Hey Cellorain, glad you were able to speak up and get a good reaction afterwards from your sibling. I am sorry about your meds though, sending you support and a hug if it's ok.  :hug:

Not Alone

Quote from: CelloRain on June 13, 2020, 03:35:51 AM
I'm sorry everyone... I let my issues blind me to the fact of how much we're all going through. While I kept checking back to see if anyone replied to mine, I didn't reply to anyone else.....kind of hypocritical of me.
I don't find it hypocritical. There are times that I post and I'm having a really hard time. I also look for replies. Sometimes I have to remind myself that a large number of this group live on a different continent and are asleep during my day time. Sometimes I'm doing better and am able to respond to people. There are also times when I'm not in a place to read anyone's post.

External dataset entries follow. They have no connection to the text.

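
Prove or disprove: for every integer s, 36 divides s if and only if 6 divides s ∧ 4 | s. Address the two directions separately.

Only the forward direction holds.

(→) If 36 ∣ s, write s = 36q. Since 36 = 6·6, s = 6·(6q), so 6 ∣ s; and since 36 = 9·4, s = 4·(9q), so 4 ∣ s.

(←) This fails: take s = 12. Both 6 ∣ 12 and 4 ∣ 12, yet 12 is not a multiple of 36 (since 12 = 0·36 + 12), so 36 ∤ 12.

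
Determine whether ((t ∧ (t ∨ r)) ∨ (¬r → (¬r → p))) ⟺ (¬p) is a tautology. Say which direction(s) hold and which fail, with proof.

(→) This fails. Under t = F, r = F, p = T, the left side is true but the right side is false.

(←) This fails. Under t = F, r = F, p = F, the left side is false but the right side is true.

Neither direction holds.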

Wherever you are at, it is okay.

Quote from: CelloRain on June 13, 2020, 09:04:00 PM
After about two minutes of him talking through me constantly, I stood up and just started saying very loudly for him to "shut up". I also spoke to him that he doesn't need to always be in charge of every conversation.

When I got back to the table where my dad was sitting, he asked me if everything was OK because he's not used to hearing my voice raised. And I told him what it happened, and he said "I like to hear your voice like that". And I asked him what he meant. And he said, "I like to hear you using your voice and getting out what you need to say."

:applause: for using your voice.

I hope your dad is feeling better soon.

Hope67

Hi CelloRain,
I just wanted to say 'hello' in your journal.  I like your name, it's such a nice combination.